Pressemitteilung: Stellungnahme zum Ausreiseverbot von Turgut Öker aus der Türkei
07.11.2019
Der politische Druck auf die alevitischen Verbände in Europa, die der Präsident der Türkischen Republik, Recep Tayyip Erdoğan, unlängst zu Feinden erklärt hat, geht vor den Augen der Weltöffentlichkeit weiter.
Bereits zuvor wurde seitens der regierungsnahen Presse versucht, die alevitische Gemeinschaft mit Falschmeldungen in die Ecke zu drängen; zum aktuellen Zeitpunkt hingegen müssen wir feststellen, dass auch die türkische Justiz als Druckmittel missbraucht wird. Ein letzter Beleg hierfür ist das Gerichtsverfahren gegen den Ehrenvorsitzenden unseres Verbands, Turgut Öker, aufgrund seiner Reden und Social Media Beiträge aus den Jahren 2014 und 2015.
Mit den Postings hatte er zum einen die Benennung der dritten Bosporus-Brücke in Istanbul als „Yavuz Sultan Selim-Brücke“ kritisiert und zum anderen zur Sprache gebracht, dass sich die alevitische Gemeinschaft mit den Opfern der Gezi Proteste in Trauer und Verbundenheit zeigt. Unser Ehrenvorsitzender hat sich dem Verfahren nicht entzogen, sondern ist freiwillig in die Türkei eingereist. Den Umstand, dass nun ein Ausreiseverbot gegen ihn verhängt wurde, bewerten wir als eine politische Maßnahme zur Einschüchterung der gesamten alevitischen Gemeinschaft.
Darauf deuten auch die Anklagen und Verhaftungen von hunderten weiteren alevitischen Verbandsfunktionären und Mitgliedern in den letzten zwei Jahren in der Türkei aufgrund ihrer Social Media-Beiträge.
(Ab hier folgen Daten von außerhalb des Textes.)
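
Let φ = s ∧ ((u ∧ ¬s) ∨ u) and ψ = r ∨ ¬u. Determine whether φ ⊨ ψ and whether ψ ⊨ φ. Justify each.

Neither direction holds.

(⇒) This fails. Under r = F, u = T, s = T, the left side is true but the right side is false.

(⇐) This fails. Under r = F, u = F, s = F, the left side is false but the right side is true.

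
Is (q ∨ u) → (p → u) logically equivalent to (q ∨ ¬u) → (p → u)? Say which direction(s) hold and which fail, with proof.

Not equivalent: only (⇐) holds.

[⇒] This fails. Under q = F, u = F, p = T, the left side is true but the right side is false.

[⇐] Assume the antecedent. If u is true, (q ∨ u) → (p → u) reduces to true regardless of the other variables. If u is false, the antecedent forces (q = F, u = F, p = F) or (q = T, u = F, p = F), and (q ∨ u) → (p → u) holds there. Either way (q ∨ u) → (p → u) holds.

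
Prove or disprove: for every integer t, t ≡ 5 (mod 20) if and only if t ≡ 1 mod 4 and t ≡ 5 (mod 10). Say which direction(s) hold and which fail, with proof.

Both directions hold; the statement is true.

Forward direction. Suppose t ≡ 5 (mod 20); write t = 20j + 5. Since 4 ∣ 20, reducing mod 4 gives t ≡ 5 ≡ 1 (mod 4); since 10 ∣ 20, reducing mod 10 gives t ≡ 5 (mod 10).

Converse. If t ≡ 1 (mod 4) and t ≡ 5 (mod 10), then by the Chinese remainder theorem t ≡ 5 (mod 20). This is exactly t ≡ 5 (mod 20).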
Während manche von diesen mit Einreiseverboten belegt wurden, erhielten andere hingegen Ausreiseverbote und sehen sich nun mit Strafverfahren konfrontiert.
Zu den Verhaftungen gibt es seitens offizieller Stellen in der Türkei keine Auskünfte. Auch zu den Ermittlungen werden keine Informationen bekanntgegeben. Während Ausreiseverbote in der Regel nur als Vorsichtsmaßname verhängt werden sollten, mutieren sie im Fall der Mitglieder der alevitischen Gemeinschaft als Mittel der Bestrafung durch die türkische Regierung. Dies betrifft nicht nur die alevitische Gemeinschaft, sondern alle oppositionellen Gruppierungen in der Türkei. Das Institute for Criminal Policy Research (ICPR) gibt jüngst an, dass die Türkei das Land mit dem höchsten Anstieg von Inhaftierungszahlen in Europa darstellt, weltweit belegt die Türkei Platz vier auf der Liste.
Gegen diese Repressalien rufen wir Alevitinnen und Aleviten in Deutschland, von denen etwa 70 % bereits eine deutsche Staatsbürgerschaft besitzen und die in Sachen Integration immer als vorbildlich gelten, die Bundesregierung und die Öffentlichkeit zur Solidarität mit der alevitischen Gemeinschaft auf. Insbesondere das Auswärtige Amt und die deutsche Botschaft in der Türkei bitten wir eindringlich darum, das Gerichtsverfahren gegen Turgut Öker zu begleiten.
Alevitische Gemeinde Deutschland e.V.